One of the cases he says rings alarm bells is that of Perth woman Erica Ward, 30, who is battling a range of health conditions.
Mr Williams took Mrs Ward's case to the Department of Veterans' Affairs and the Returned and Services League.
RSL branches in WA, Victoria and NSW, along with the VVAAWA, clubbed together to donate $20,000 to enable Mrs Ward to receive treatment at a clinic in Bali.
"I have little doubt that exposure to toxic herbicides and pesticides in Vietnam is the contributing factor to these ongoing health problems with veterans and their families," Mr Williams said.
Mr Williams said Mrs Ward's family tree showed no evidence of significant health problems until her father Alan Bennett's Vietnam service.
Mr Bennett recalls he was sprayed with pesticides and has since had a range of health problems.
Mrs Ward's doctor has also raised suspicions about the Vietnam link.
The department said it could not comment on Mr Bennett or his children but it was "known that a variety of insecticides were employed by Australian forces in Vietnam".
Compensation and medical treatment for veterans was provided "where the condition is found to be causally related to service", the department said.
It said exposure to some insecticides, Agent Orange and related herbicides were all considered to be relevant factors.
The department said studies in 2000 had found a "higher than expected prevalence of certain conditions among children of Vietnam veterans".

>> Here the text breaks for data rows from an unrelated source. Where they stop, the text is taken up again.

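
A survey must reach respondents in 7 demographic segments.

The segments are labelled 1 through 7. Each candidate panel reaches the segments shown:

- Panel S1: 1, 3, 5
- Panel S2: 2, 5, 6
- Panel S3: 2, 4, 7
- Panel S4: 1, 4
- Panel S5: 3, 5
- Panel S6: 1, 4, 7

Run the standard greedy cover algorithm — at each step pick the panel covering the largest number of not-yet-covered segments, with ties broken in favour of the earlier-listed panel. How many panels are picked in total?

3

Greedy: pick S1 (covers 3 new) → pick S3 (covers 3 new) → pick S2 (covers 1 new). Total picks: 3.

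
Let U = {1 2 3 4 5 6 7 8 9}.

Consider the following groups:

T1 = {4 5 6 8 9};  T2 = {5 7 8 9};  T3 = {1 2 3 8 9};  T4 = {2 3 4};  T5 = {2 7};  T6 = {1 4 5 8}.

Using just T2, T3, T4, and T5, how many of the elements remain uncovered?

Union of T2, T3, T4, T5 = {1, 2, 3, 4, 5, 7, 8, 9}.
Not covered: 6 — 1 element.

1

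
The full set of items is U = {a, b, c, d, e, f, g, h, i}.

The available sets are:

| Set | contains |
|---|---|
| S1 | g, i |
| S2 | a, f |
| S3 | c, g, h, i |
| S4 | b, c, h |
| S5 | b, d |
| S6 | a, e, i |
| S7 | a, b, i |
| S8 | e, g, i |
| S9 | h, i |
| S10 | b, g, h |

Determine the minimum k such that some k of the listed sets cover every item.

S2 and S3 and S5 and S8 together: S2 ∪ S3 ∪ S5 ∪ S8 = {a, b, c, d, e, f, g, h, i} — every item is covered.
No 3 of the 10 sets cover everything (all 120 combinations miss at least one item), so 4 is optimal.

4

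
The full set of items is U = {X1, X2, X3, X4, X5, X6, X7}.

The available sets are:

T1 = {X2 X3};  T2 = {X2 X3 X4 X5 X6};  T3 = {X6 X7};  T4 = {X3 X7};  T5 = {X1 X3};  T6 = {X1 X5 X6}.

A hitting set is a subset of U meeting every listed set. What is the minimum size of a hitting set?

Take H = {X3, X6}. Each listed set contains at least one of these, so H is a hitting set of size 2.
The sets T3, T5 are pairwise disjoint, so any hitting set needs a separate item for each — at least 2. Hence 2 is optimal.

2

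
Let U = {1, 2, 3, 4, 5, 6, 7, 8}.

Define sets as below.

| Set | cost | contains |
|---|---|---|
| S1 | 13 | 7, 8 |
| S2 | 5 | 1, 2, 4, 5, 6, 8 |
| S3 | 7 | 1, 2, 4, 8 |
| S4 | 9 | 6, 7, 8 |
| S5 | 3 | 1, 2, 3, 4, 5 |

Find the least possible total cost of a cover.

12

S4, S5 together cover every point (S4 ∪ S5 = {1, 2, 3, 4, 5, 6, 7, 8}); total cost 9 + 3 = 12.
The greedy pick S5, S2, S4 costs 17; no covering selection beats 12.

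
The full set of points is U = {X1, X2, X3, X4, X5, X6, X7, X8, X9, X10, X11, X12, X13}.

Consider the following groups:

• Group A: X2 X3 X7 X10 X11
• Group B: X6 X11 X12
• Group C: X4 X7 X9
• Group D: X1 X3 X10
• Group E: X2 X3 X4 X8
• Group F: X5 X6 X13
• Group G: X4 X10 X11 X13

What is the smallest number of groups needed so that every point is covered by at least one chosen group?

B and C and D and E and F together: B ∪ C ∪ D ∪ E ∪ F = {X1, X2, X3, X4, X5, X6, X7, X8, X9, X10, X11, X12, X13} — every point is covered.
Only D contains X1, so D is forced; the remaining 10 points need at least 4 more groups (each remaining group adds at most 3) — so at least 5 groups are needed, and 5 is optimal.

5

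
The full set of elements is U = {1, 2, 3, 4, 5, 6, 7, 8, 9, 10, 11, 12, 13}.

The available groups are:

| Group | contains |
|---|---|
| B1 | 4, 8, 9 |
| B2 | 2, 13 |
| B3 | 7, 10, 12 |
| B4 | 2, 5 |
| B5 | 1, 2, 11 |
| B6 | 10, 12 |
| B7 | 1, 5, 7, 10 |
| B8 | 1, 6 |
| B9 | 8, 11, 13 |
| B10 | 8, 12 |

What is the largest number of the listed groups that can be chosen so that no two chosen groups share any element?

B1, B2, B3, B8 are pairwise disjoint (B1={4,8,9}; B2={2,13}; B3={7,10,12}; B8={1,6}).
Every remaining group overlaps one of these, and no 5 of the listed groups are pairwise disjoint, so 4 is the maximum.

4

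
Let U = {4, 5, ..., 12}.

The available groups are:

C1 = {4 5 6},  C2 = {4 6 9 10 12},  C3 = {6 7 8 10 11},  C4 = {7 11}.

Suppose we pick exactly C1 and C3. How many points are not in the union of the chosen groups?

Union of C1, C3 = {4, 5, 6, 7, 8, 10, 11}.
Not covered: 9, 12 — 2 points.

2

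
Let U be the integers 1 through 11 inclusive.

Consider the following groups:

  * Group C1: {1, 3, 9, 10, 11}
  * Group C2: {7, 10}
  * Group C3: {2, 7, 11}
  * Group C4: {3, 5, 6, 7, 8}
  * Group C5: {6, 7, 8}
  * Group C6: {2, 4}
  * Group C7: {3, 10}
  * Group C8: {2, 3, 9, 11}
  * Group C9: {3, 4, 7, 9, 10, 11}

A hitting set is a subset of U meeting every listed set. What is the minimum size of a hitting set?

3

Take H = {2, 8, 10}. Each listed group contains at least one of these, so H is a hitting set of size 3.
The groups C1, C5, C6 are pairwise disjoint, so any hitting set needs a separate point for each — at least 3. Hence 3 is optimal.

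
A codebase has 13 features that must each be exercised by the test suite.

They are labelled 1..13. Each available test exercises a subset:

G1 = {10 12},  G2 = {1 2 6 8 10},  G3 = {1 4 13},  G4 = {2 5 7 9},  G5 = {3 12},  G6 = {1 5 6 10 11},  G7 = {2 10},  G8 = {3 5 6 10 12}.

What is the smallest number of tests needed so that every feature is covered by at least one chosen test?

5

Take {G2, G3, G4, G6, G8}. Their union is {1, 2, 3, 4, 5, 6, 7, 8, 9, 10, 11, 12, 13}, which is all 13 features.
No 4 of the 8 tests cover everything (all 70 combinations miss at least one feature), so 5 is optimal.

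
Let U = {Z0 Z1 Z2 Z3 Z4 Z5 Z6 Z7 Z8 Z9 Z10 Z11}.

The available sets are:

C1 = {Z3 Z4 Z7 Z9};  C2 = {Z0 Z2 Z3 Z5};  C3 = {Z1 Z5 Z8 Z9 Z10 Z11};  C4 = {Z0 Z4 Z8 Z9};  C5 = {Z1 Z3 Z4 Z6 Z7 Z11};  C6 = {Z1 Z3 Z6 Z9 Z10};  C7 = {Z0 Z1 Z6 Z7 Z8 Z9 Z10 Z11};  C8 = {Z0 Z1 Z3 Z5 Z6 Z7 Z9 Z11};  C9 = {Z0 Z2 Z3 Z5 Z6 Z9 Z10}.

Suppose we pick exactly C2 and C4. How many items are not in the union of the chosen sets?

5

Union of C2, C4 = {Z0, Z2, Z3, Z4, Z5, Z8, Z9}.
Not covered: Z1, Z6, Z7, Z10, Z11 — 5 items.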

As a result it had set up a support program that offered treatment-related benefits to children of Vietnam veterans who had been diagnosed with spina bifida manifesta, cleft lip, cleft palate, adrenal gland cancer or acute myeloid leukaemia.
Mrs Ward's problems, which relate mainly to painful and debilitating severe nerve damage, do not fall within the recognised conditions.
The department said the Veterans and Veterans Families Counselling Service also had extended counselling.
Mr Williams said too many illnesses suffered by children of veterans did not fall within the range of medical conditions that qualified for support.
The department and Repatriation Medical Authority needed to "widen their horizons and start thinking and looking outside the square".
RSL WA President Graham Edwards said Mrs Ward had suffered "to an extraordinary degree".
"The RSL will always do its best to support veterans and their families," he said.